Just Random

Linguist Philip Seargeant has something to say concerning the diversity of languages:

The Babel myth, which casts a long shadow over how we think about the topic, is based around the idea that linguistic diversity and multilingualism are flaws in the human faculty for language – that they are a problem, and thus in need of a solution. In reality, they are fundamental features of the system, which give language its flexibility, and upon which whole cultures and identities are built.

It is this inbuilt urge for diversity that is the main reason why all the schemes for universal languages never quite fulfilled their inventors’ ambitions. As communities shift and grow, so do their linguistic habits. And while language is, of course, a means for communicating with others, it is also a means for differentiating yourself from others. So technologies that find ways to bypass or render invisible this diversity will have significant ramifications for human society. [“Is artificial intelligence about to free us from the curse of Babel?NewScientist (30 December 2023, paywall)]

His suggestion that languages differ because we like to have something which differentiates us from “others” is a bit of balderdash with nothing suggesting proof.

Here’s an experiment, which should be possible using computer simulators: Spread a human population speaking a single, relatively immature language over a geographically diverse area, with a slow transmission speed, meaning no electronic communications such as radio, and limited and even hazardous travel. Give the agents an urge to survive, propagate, perhaps even prosper. Give the population a few hundred generations to develop.
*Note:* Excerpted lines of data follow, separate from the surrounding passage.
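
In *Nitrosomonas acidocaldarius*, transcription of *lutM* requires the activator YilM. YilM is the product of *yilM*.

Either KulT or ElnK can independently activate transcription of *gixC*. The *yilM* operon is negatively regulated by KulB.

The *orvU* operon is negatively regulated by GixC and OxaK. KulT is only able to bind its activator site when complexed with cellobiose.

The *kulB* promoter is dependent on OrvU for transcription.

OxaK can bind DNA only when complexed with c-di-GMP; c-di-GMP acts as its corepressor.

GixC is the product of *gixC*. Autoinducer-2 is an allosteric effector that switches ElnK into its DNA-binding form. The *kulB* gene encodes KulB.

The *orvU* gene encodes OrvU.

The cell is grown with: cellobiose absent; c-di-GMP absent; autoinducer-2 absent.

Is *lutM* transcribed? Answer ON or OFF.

OFF

Cellobiose is absent, so KulT is inactive.
Autoinducer-2 is absent, so ElnK is inactive.
No activator is available at the *gixC* promoter, so *gixC* is not transcribed.
So GixC is not produced.
c-di-GMP is absent, so OxaK is inactive.
With no repressor bound, *orvU* is transcribed.
So OrvU is produced and active.
No repressor is bound and OrvU is active, so *kulB* is transcribed.
So KulB is produced and active.
With repressor KulB bound, *yilM* is not transcribed.
So YilM is not produced.
Required activator YilM is absent, so *lutM* is not transcribed.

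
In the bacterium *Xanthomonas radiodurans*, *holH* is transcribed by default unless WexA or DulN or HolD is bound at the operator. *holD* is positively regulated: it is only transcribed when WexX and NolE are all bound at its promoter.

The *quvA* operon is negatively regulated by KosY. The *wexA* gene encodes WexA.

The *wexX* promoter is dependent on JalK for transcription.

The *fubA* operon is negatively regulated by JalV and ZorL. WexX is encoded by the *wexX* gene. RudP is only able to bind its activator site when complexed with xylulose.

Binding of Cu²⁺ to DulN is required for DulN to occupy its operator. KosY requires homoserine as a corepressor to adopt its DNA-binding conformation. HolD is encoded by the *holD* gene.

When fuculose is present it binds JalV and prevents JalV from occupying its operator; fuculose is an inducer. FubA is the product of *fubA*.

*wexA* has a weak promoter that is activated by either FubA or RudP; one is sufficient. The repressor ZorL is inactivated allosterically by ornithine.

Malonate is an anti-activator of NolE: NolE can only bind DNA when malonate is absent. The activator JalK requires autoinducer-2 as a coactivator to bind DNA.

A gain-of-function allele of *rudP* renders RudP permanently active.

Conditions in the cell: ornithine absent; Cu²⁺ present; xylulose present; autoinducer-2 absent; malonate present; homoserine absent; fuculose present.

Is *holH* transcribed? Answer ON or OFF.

Fuculose is present, so JalV is inactive.
Ornithine is absent, so ZorL is active.
With repressor ZorL bound, *fubA* is not transcribed.
So FubA is not produced.
RudP is constitutively active in this strain.
Activator RudP is present, so *wexA* is transcribed.
So WexA is produced and active.
Cu²⁺ is present, so DulN is active.
Autoinducer-2 is absent, so JalK is inactive.
Required activator JalK is absent, so *wexX* is not transcribed.
So WexX is not produced.
Malonate is present, so NolE is inactive.
Required activator WexX is absent, so *holD* is not transcribed.
So HolD is not produced.
With repressor WexA bound, *holH* is not transcribed.

OFF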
The varied geography will, one should hypothesize, lead to the development of differing vocabularies, because language isn’t only about communication, but also about the lens through which we view the world as modulated by our common but distinct interests.

Look at me: An obsolete software engineer. Show me a randomly selected seed and I’ll say, “It grows a plant, doesn’t it?” Show it to a farmer and they may identify it down to the exact variant of barley into which it’ll develop. I won’t even remember the words used to describe it. They’ll glare at me if I make a joke about, say, wavelet data structures using their words.

I dare to say that his suggestion may be more reflective of the individualistic mindset of today than anything else.

But his assertion that Babel, so to speak, isn’t a curse remains interesting. It may simply be inevitable.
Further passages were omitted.